Chain 1 2: Supplier Manufacturer


Rantai pertama dihubungkan dengan rantai yang kedua, yaitu manufacturer atau plants atau assembler
atau fabricator atau bentuk lain yang melakukan pekerjaan membuat, memfabrikasi, meng-

assembling, merakit, mengkonversikan, atau pun menyelesaikan barang (finishing). Hubungan dengan
mata rantai pertama ini sudah mempunyai potensi untuk melakukan penghematan. Misalnya
inventories bahan baku, bahan setengah jadi, dan bahan jadi yang berada di pihak suppliers,
manufacturer dan tempat transit merupakan target untuk penghematan ini. Tidak jarang penghematan
sebesar 40%-60%, bahkan lebih, dapat diperoleh dari inventory carrying cost di mata rantai ini.
Dengan menggunakan konsep supplier partnering misalnya, penghematan tersebut dapat diperoleh.`
Chain 1 2 3: Supplier Manufactures Distributor
Barang sudah jadi yang dihasilkan oleh manufacturer sudah mulai disalurkan kepada pelanggan.
Walaupun tersedia banyak cara untuk menyalurkan barang ke pelanggan, yang umum adalah melalui
distributor dan ini biasanya ditempuh oleh sebagian besar supply chain. Barang dari pabrik melalui
gudangnya disalurkan ke gudang distributor atau wholesaler atau pedagang dalam jumlah yang besar,
dan pada waktunya nanti pedagang besar menyalurkan dalam jumlah yang lebih kecil kepada retailer
atau pengecer.

Chain 1 2 3 4: Supplier Manufacturer Distributor Retail Outlet


Pedagang besar biasanya mempunyai fasilitas gedung sendiri atau dapat juga menyewa dari pihak
lain. Gudang ini digunakan untuk menimbun barang sebelum disalurkan ke pihak pengecer. Sekali
lagi disini ada kesempatan untuk memperoleh penghematan dalam bentuk jumlah inventories dan
biaya gudang, dengan cara melakukan desain kembali pola-pola pengiriman barang baik dari gudang
manufacturer maupun ke toko pengecer (retail outlet).

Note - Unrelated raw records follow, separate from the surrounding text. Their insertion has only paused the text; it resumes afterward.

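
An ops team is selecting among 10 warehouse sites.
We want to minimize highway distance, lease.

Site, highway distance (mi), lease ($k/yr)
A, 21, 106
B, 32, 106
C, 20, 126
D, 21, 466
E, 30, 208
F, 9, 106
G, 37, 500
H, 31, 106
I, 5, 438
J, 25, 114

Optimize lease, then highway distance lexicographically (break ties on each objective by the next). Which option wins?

F

First minimize lease: best is 106, kept {A, B, F, H}.
Then minimize highway distance: best is 9, kept {F}.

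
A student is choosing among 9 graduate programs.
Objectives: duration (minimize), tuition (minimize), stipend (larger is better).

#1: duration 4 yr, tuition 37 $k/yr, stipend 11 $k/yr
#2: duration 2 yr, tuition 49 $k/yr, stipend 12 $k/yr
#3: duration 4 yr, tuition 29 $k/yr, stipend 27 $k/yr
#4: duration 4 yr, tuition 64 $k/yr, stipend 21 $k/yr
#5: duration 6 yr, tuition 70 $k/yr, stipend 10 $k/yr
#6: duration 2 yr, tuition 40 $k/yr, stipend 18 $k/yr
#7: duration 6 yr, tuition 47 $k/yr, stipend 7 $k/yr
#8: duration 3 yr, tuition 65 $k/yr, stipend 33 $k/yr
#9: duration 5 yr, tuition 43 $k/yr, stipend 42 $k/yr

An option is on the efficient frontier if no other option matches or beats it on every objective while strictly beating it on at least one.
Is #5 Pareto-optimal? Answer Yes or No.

#1 vs #5: duration 4≤6, tuition 37≤70, stipend 11≥10 — #1 is at least as good on every objective and strictly better on at least one, so #1 dominates #5.

No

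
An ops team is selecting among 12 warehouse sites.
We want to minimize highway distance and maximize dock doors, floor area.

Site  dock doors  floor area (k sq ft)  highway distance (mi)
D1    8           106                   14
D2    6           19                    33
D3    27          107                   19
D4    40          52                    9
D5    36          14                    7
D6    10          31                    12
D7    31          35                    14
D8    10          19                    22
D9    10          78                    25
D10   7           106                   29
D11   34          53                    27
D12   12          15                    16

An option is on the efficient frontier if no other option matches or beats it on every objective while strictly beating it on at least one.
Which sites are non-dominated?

D1: not dominated.
D2: dominated by D1 (dock doors 8≥6, floor area 106≥19, highway distance 14≤33).
D3: not dominated (best floor area).
D4: not dominated (best dock doors).
D5: not dominated (best highway distance).
D6: dominated by D4 (dock doors 40≥10, floor area 52≥31, highway distance 9≤12).
D7: dominated by D4 (dock doors 40≥31, floor area 52≥35, highway distance 9≤14).
D8: dominated by D3 (dock doors 27≥10, floor area 107≥19, highway distance 19≤22).
D9: dominated by D3 (dock doors 27≥10, floor area 107≥78, highway distance 19≤25).
D10: dominated by D1 (dock doors 8≥7, floor area 106≥106, highway distance 14≤29).
D11: not dominated.
D12: dominated by D4 (dock doors 40≥12, floor area 52≥15, highway distance 9≤16).

D1, D3, D4, D5, D11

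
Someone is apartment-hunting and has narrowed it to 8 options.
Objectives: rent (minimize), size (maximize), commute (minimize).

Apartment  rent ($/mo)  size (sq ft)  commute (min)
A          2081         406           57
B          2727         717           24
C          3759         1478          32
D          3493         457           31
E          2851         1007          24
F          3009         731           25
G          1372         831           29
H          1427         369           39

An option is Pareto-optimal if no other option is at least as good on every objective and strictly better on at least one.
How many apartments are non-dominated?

A: dominated by G (rent 1372≤2081, size 831≥406, commute 29≤57).
B: not dominated.
C: not dominated (best size).
D: dominated by B (rent 2727≤3493, size 717≥457, commute 24≤31).
E: not dominated.
F: dominated by E (rent 2851≤3009, size 1007≥731, commute 24≤25).
G: not dominated (best rent).
H: dominated by G (rent 1372≤1427, size 831≥369, commute 29≤39).
Pareto-optimal: B, C, E, G → 4.

4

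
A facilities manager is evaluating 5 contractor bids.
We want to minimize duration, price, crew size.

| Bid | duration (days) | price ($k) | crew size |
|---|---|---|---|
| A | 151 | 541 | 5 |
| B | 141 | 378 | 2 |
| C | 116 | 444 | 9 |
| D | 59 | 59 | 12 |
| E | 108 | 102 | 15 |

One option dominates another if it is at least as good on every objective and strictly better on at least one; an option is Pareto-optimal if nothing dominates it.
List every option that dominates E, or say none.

D: duration 59≤108, price 59≤102, crew size 12≤15 — dominates E.
Others (A, B, C) are each worse than E on at least one objective.

D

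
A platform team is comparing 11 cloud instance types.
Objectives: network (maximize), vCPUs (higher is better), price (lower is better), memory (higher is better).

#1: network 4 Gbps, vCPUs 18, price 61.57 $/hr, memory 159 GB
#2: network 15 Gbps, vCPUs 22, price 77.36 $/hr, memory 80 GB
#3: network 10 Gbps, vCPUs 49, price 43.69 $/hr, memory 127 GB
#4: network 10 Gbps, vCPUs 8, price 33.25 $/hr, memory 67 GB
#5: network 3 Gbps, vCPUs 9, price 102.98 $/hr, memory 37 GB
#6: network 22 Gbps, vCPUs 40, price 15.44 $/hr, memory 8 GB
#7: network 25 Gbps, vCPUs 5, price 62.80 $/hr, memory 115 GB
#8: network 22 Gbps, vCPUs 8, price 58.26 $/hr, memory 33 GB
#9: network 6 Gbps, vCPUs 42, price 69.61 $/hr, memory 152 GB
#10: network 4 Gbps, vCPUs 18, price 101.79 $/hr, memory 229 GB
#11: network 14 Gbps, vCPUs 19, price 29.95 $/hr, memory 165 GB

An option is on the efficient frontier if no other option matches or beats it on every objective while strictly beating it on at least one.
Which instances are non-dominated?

#1: dominated by #11 (network 14≥4, vCPUs 19≥18, price 29.95≤61.57, memory 165≥159).
#2: not dominated.
#3: not dominated (best vCPUs).
#4: dominated by #11 (network 14≥10, vCPUs 19≥8, price 29.95≤33.25, memory 165≥67).
#5: dominated by #1 (network 4≥3, vCPUs 18≥9, price 61.57≤102.98, memory 159≥37).
#6: not dominated (best price).
#7: not dominated (best network).
#8: not dominated.
#9: not dominated.
#10: not dominated (best memory).
#11: not dominated.

#2, #3, #6, #7, #8, #9, #10, #11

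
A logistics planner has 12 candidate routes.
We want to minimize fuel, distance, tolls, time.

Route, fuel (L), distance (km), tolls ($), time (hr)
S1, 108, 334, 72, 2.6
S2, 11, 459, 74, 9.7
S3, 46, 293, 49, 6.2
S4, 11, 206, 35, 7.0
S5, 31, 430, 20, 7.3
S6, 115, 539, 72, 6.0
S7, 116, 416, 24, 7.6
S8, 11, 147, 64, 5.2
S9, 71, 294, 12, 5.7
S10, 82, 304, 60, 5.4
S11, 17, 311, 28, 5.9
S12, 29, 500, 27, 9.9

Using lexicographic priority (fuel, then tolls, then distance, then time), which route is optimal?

S4

First minimize fuel: best is 11, kept {S2, S4, S8}.
Then minimize tolls: best is 35, kept {S4}.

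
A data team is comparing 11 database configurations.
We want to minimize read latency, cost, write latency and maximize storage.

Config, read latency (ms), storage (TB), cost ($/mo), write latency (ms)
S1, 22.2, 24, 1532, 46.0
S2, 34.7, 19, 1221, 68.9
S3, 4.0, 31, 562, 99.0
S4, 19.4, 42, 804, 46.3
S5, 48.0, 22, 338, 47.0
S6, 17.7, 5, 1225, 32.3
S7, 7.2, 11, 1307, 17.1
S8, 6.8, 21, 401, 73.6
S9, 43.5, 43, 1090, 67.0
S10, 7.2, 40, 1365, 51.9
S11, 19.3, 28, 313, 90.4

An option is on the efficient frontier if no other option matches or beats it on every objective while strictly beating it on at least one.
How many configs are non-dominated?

10

S1: not dominated.
S2: dominated by S4 (read latency 19.4≤34.7, storage 42≥19, cost 804≤1221, write latency 46.3≤68.9).
S3: not dominated (best read latency).
S4: not dominated.
S5: not dominated.
S6: not dominated.
S7: not dominated (best write latency).
S8: not dominated.
S9: not dominated (best storage).
S10: not dominated.
S11: not dominated (best cost).
Pareto-optimal: S1, S3, S4, S5, S6, S7, S8, S9, S10, S11 → 10.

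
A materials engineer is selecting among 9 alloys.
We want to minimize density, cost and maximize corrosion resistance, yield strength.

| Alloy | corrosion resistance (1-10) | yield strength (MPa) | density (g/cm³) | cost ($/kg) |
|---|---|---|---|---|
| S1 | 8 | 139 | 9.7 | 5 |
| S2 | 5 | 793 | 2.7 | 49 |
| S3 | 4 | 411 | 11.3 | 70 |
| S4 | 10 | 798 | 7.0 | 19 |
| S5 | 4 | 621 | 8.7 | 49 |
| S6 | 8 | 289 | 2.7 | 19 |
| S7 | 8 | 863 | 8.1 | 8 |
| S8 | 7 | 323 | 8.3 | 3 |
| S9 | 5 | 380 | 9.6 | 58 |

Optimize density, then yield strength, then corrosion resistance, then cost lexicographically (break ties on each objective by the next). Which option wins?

S2

First minimize density: best is 2.7, kept {S2, S6}.
Then maximize yield strength: best is 793, kept {S2}.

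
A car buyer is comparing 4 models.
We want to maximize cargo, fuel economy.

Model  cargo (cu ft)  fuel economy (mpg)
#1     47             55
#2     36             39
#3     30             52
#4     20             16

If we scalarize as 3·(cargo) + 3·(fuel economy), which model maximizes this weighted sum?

#1

#1: 3·47 + 3·55 = 306
#2: 3·36 + 3·39 = 225
#3: 3·30 + 3·52 = 246
#4: 3·20 + 3·16 = 108
Highest: #1 at 306.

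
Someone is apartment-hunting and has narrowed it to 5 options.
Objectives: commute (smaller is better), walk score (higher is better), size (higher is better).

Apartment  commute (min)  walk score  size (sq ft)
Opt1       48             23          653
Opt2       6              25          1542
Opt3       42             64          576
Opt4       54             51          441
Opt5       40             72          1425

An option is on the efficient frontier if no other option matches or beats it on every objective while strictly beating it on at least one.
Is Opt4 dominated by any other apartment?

Opt3 vs Opt4: commute 42≤54, walk score 64≥51, size 576≥441 — Opt3 is at least as good on every objective and strictly better on at least one, so Opt3 dominates Opt4.

Yes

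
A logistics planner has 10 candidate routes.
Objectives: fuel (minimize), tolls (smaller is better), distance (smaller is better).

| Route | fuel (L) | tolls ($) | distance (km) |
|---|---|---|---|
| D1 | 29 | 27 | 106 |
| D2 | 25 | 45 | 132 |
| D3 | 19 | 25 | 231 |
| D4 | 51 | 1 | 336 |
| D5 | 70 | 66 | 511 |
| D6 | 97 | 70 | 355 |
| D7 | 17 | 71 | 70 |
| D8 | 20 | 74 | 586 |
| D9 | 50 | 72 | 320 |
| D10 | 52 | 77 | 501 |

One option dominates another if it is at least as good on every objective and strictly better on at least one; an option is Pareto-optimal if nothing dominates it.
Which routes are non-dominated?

D1, D2, D3, D4, D7

D1: not dominated.
D2: not dominated.
D3: not dominated.
D4: not dominated (best tolls).
D5: dominated by D1 (fuel 29≤70, tolls 27≤66, distance 106≤511).
D6: dominated by D1 (fuel 29≤97, tolls 27≤70, distance 106≤355).
D7: not dominated (best fuel).
D8: dominated by D3 (fuel 19≤20, tolls 25≤74, distance 231≤586).
D9: dominated by D1 (fuel 29≤50, tolls 27≤72, distance 106≤320).
D10: dominated by D1 (fuel 29≤52, tolls 27≤77, distance 106≤501).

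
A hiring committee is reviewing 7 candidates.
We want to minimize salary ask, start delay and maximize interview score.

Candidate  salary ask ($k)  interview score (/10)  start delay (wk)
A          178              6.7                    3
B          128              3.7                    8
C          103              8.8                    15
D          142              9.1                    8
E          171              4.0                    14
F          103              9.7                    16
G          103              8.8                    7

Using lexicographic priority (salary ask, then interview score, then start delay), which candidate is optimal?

F

First minimize salary ask: best is 103, kept {C, F, G}.
Then maximize interview score: best is 9.7, kept {F}.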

Chain 1 2 3 4 5: Supplier Manufacturer Distributor Retail Outlet Customer


Dari rak-raknya, para pengecer atau retailer ini menawarkan barangnya langsung kepada para
pelanggan, pembeli atau pengguna barang tersebut. Yang termasuk outlet adalah toko, warung, toko
serba ada, pasar swayalan, atau koperasi dimana konsumen melakukan pembelian. Walaupun secara
fisik dapat dikatakan ini adalah mata rantai terakhir, sebetulnya masih ada satu mata rantai lagi, yaitu
dari pembeli (yang mendatangi retail outlet) ke real customer dan real user, karena pembeli belum
tentu pengguna akhir. Mata rantai supply baru benar-benar berhenti setelah barang yang bersangkutan
tiba di real customers dan real user.

JUST-IN-TIME ( JIT )
1. Pengertian JIT
Dalam pengertian luas, JIT adalah suatu filosofi tepat waktu yang memusatkan pada
aktivitas yang diperlukan oleh segmen-segmen internal lainnya dalam suatu organisasi.
JIT mempunyai empat aspek pokok sebagai berikut:
1. Semua aktivitas yang tidak bernilai tambah terhadap produk atau jasa harus di
eliminasi.Aktivitas yang tidak bernilai tambah meningkatkan biaya yang tidak
perlu,misalnya persediaan sedapat mungkin nol.
2. Adanya komitmen untuk selalu meningkatkan mutu yang lebih tinggi.Sehingga produk
rusak dan cacat sedapat mungkin nol,tidak memerlukan waktu dan biaya untuk
pengerjaan kembali produk cacat, dan kepuasan pembeli dapat meningkat.
3. Selalu diupayakan penyempurnaan yang berkesinambungan (Continuous
Improvement)dalam meningkatkan efisiensi kegiatan.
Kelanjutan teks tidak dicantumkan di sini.